Luminous (vedi qui l’esibizione al Conrad Prebys Concert Hall del dipartimento di San Diego) proietta un’analisi mistificante del contrabbasso e dei suoi supporti: il compositore al riguardo si addentra nella “voce” interna dello strumento, con sezioni che “….starting with bowing on one string that produces multiphonics, double-stop bowing, and pizzicati. It concludes with the threading technique (attaching the bow from beneath the string), which allows the performer to bow multiple strings simultaneously….”; lo scopo della composizione è quello di mostrare i denti di un diverso meccanismo di trasmissione delle immagini, un’iperbolare struttura che possa scorgere luce in mezzo a tante nuvole, dove il percorso scandito da Dresser con manovre repentine o raschianti, sia dotato dell’aiuto di un ensemble che opera in simbiosi multifonica e spettrale, sostenendo dinamicamente le strutture suonate da Dresser. C’è poca letteratura nella classica contemporanea che può vantarsi di sfoggiare queste qualità, dove è necessaria la compartecipazione tra compositore ed esecutore e dove si deve essere in grado di saper donare altera dignità ad una voce strumentale, corredandola (come in questo caso) di una patina caratteriale pastosa e leggiadra, al pari di vernici sonore o puntellamenti. La composizione di Liang intercetta, perciò, le acquisizioni tecniche recenti sul contrabbasso, in merito alla multifonia e alle preparazioni più ardue sullo strumento che verranno.
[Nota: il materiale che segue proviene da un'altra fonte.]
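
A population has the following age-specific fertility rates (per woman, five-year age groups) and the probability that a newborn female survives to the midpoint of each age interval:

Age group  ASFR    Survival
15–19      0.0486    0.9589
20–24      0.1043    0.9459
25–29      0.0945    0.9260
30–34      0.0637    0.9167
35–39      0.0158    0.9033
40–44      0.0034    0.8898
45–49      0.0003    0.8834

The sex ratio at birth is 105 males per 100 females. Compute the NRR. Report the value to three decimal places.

0.753

Proportion female at birth = 100 / (100 + 105) = 0.48780.
Each age group contributes 5 × ASFR × survival:
  15–19: 5 × 0.0486 × 0.9589 = 0.23301
  20–24: 5 × 0.1043 × 0.9459 = 0.49329
  25–29: 5 × 0.0945 × 0.9260 = 0.43754
  30–34: 5 × 0.0637 × 0.9167 = 0.29197
  35–39: 5 × 0.0158 × 0.9033 = 0.07136
  40–44: 5 × 0.0034 × 0.8898 = 0.01513
  45–49: 5 × 0.0003 × 0.8834 = 0.00133
Sum = 1.54363
NRR = 0.48780 × 1.54363 = 0.75298
NRR < 1, so the cohort does not fully replace itself.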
Per chiudere vi segnalo brevemente anche i Three pieces for two pianos del compositore Larry Polansky, donati all’interpretazione di Joseph Kubera e Marilyn Nonken, quattro splendidi movimenti che distraggono dalle consuetudini del compositore americano addentrato solitamente nell’analisi delle strutture canoniche e le Harmonic Constellations del compositore Michael Harrison, suonata dalla violinista Mari Kimura, ancora armonici che però stavolta vengono sviluppati nella cornice di uno scambio tra suoni del violino e toni sinusoidali.